John Deere isn't like a lot of the other manufacturers. If you want a manual you're likely going to have to find it on Amazon or Ebay and pay for it. Since it is a "TRS" it's not made by JD but made for JD. The actual manufacturer might have an on line PDF manual that covers almost all of it. Off hand I can't remember if they are Murray, MTD or ???

The most helpful site for finding part numbers and schematics for me is - - > John Deere - Parts Catalog

I'll use that site to find the part number and then shop around to see if that part number crosses over to something I can get without going through the dealer. I have two JD riders and two JD blowers so I'm always trying to stay away from dealer prices. Having said that it never hurts to call your local dealer to get availability and price as some times they have a good price or it's something you need right then and price doesn't matter. :sad2:
You can take that part number and use Searspartsdirect, partstree, ereplacementparts, jackssmallengines, Amazon, Ebay, ... Don't forget the local big box stores or hardware stores depending on what it is you're looking for.

.


----------



## smarx

Thanks guys for the responses. 

I've found the part number for the scraper blade (M110540) and am having virtually no luck finding replacements.

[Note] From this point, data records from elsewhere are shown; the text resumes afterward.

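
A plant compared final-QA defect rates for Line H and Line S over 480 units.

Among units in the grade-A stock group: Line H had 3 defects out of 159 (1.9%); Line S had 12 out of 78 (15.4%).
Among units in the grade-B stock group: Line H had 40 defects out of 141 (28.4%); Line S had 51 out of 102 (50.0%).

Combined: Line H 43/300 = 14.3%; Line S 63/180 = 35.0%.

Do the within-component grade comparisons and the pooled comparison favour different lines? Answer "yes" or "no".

Within each component grade level (grade-A stock 1.9% vs 15.4%; grade-B stock 28.4% vs 50.0%), Line H has the lower rate every time. Pooled: 14.3% vs 35.0% — Line H has the lower rate overall. They agree.

no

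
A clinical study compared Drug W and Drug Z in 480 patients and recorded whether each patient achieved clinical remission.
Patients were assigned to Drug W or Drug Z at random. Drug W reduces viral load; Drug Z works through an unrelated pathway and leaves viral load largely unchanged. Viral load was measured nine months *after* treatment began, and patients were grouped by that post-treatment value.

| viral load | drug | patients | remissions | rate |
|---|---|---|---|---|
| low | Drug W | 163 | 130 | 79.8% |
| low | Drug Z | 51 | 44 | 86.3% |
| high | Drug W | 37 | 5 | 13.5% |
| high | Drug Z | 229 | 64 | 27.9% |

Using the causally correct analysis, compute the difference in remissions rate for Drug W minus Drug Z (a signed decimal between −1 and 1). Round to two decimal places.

The stratified and pooled comparisons disagree (Drug Z wins within each viral load; Drug W wins overall), so the answer turns on the causal role of viral load.
Stratifying would compare drugs among patients the drugs themselves sorted into viral load groups — a form of selection on an intermediate. The unconditioned pooled rates give the total causal effect.
The causal difference is the pooled difference: 0.675 − 0.386 = +0.289.

+0.29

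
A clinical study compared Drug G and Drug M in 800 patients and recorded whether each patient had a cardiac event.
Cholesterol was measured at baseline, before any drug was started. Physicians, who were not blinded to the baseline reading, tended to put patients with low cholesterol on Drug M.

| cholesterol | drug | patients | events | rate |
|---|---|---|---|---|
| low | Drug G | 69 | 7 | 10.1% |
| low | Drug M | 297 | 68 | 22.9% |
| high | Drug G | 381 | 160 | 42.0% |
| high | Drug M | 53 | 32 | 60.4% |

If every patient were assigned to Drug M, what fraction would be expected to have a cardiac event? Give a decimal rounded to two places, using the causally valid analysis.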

I have seen how to adjust the skids using a piece of cardboard and did that. Didn't take before pictures so I have no idea how much it changed if any. I believe it changed some but will take some time to find out.

Also noticed that the blade has slots in it so I may PB Blaster them and slide them down and re-adjust the skids. 

Also took some measurements of the blade so now I need time to use the above sites I've been using to find a replacement. I get the sellability of brand name residential snowblowers and such but man is it a pain to find spare parts. Just had to replace an upper drive shaft on a Toro (Homelite built) 2 cycle string trimmer that you can than put other attachments on...The repair took substantially less time than finding parts!


----------



## sscotsman

Kiss4aFrog said:


> The actual manufacturer might have an on line PDF manual that covers almost all of it. Off hand I can't remember if they are Murray, MTD or ???



Definitely Murray.
TRS and TRX models made by Murray for JD from 1991 to 2001.


Scot


----------



## JLawrence08648

Scrapper blade - Look up part number for a Murray for the same width as yours. You can also bring the blade to a welder to add some metal to it. I have a welder so I do it myself.


----------



## Kiss4aFrog

Best to use wood like a paint stirrer stick or something that doesn't compress. With cardboard there is a chance if it's off to begin with it will apply more weight to one side and crush the cardboard more on that side so you're adjusting it and it's getting better by you're still not level.

You can try filling out a request here for someone who might have one on a shelf somewhere: https://supply.parts/request/create

You might need to buy a piece of steel and drill holes or as mentioned above get one for a similar width machine and hope it lines up. A machine shop could make one easily.

.


----------